Pork producers in the province are watching closely as legislation sets to come into effect across the border in the coming months could lead to costly renovations and a breakdown of trade networks.
A California animal cruelty law that sets out the minimum amount of space farmers must give to cows, pigs and chickens in confinement was upheld by the US Supreme Court in mid-May.
The 2018 law, called Proposition 12, stipulates that pork sold in the state must come from pigs whose mothers were raised with at least 24 square feet of space and the ability to lie down and turn around.
Animal rights groups said Proposition 12 was needed to prevent mother pigs being locked in “gestation crates” or “gestation stalls” that are barely larger than the animals’ bodies. The Humane Society of the United States, an animal rights group that backed Proposition 12, wrote in a blog post in May that under current standards in the meat and egg industries, many animals are confined in cages so small they can barely move.
These rules were originally supposed to be implemented in July, but that was delayed until Jan. 1 earlier this week.
A Manitoba pork producer says that could raise concerns here.
“The sector right now isn’t doing well as it stands,” said Rick Bergmann, a pork producer in the Steinbach area. “So it will be very difficult, I believe, for both countries, the US and Canada, to align with some of these standards that have been brought forward.”
Bergmann said while the delay in implementation of the legislation was helpful, he’s concerned about how farms will adapt to what he called a “moving target.” It’s not the same for everyone, but it “can easily cost over a million dollars” for a farm built in the early 2000s to adapt to the law, he said.
Some of his neighbors will have to make renovations or go out of production, he said.
“Canada is a small piece of the pie, but when the dominoes fall there, the dominoes will fall over here,” he said.
“That’s something we just have to understand and see where it goes, because it’s, again, a very costly renovation to comply with this.”
Impact on trade
Others in the province are worried that if other states in the US introduce their own legislation, it will break down the integrated market that allows free trade between the two countries.
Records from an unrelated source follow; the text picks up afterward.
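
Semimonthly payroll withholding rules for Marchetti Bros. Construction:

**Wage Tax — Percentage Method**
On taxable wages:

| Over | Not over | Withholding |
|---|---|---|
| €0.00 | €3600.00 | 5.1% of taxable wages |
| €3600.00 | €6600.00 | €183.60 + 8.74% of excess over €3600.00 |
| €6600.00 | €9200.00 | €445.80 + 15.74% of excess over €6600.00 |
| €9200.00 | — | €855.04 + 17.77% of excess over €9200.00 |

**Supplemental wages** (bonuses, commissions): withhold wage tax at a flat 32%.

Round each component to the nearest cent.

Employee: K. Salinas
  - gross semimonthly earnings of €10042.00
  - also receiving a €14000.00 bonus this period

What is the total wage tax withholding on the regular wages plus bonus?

€5484.66

Wage Tax: taxable = €10042.00
  €855.04 + 17.77% × (€10042.00 − €9200.00) = €855.04 + 17.77% × €842.00 = €1004.66
Supplemental (32% flat on bonus): 32% × €14000.00 = €4480.00
Total wage tax: €1004.66 + €4480.00 = €5484.66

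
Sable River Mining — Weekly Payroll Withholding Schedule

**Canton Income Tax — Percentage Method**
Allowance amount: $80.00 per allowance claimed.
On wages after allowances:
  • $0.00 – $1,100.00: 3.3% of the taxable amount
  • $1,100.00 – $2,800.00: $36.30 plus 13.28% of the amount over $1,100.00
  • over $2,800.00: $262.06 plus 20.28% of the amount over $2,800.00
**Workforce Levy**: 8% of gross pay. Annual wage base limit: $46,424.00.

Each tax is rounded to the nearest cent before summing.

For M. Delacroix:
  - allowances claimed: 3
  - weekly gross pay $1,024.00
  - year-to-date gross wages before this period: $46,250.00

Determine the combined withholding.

Canton Income Tax: taxable = $1,024.00 − 3×$80.00 = $784.00
  3.3% × $784.00 = $25.87
Workforce Levy: cap $46,424.00 − YTD $46,250.00 = $174.00 subject; 8% × $174.00 = $13.92
Total: $25.87 + $13.92 = $39.79

$39.79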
Cam Dahl, the general manager of Manitoba Pork, explained that Canada and the US have built a trade agreement based on the acceptance of each other’s food, safety, environmental and animal welfare standards. Legislation like Proposition 12 is beginning to erode a market that’s good for both consumers and producers, he said.
“We negotiated a trade agreement with the United States of America and we didn’t negotiate an agreement with 50 individual states,” he said. “We need to see that a unified, integrated market is preserved.”
Manitoba sends about three million pigs to the US each year, Dahl said.
“I’m concerned that it’s a larger trend forward towards protectionism,” he said. “As a country, we depend on trade. Agriculture depends on trade.”
Kevin Grier, a livestock analyst based in Guelph, Ont., said producers who are in tough financial positions or who are considering how long they want to remain in the industry might feel expensive renovations aren’t worth it.
“That would, like I say, tip the scales for many producers,” he said.
Dahl said the long-term outlook in Manitoba remains strong, however, and the pork sector continues to be important to the province.
Bergmann hopes a consistent approach can be found before the end of the year.
“At the end of the day, though, a game delay is good,” he said. “But if there’s no balanced approach to all of this, it’ll be really negative for producers.”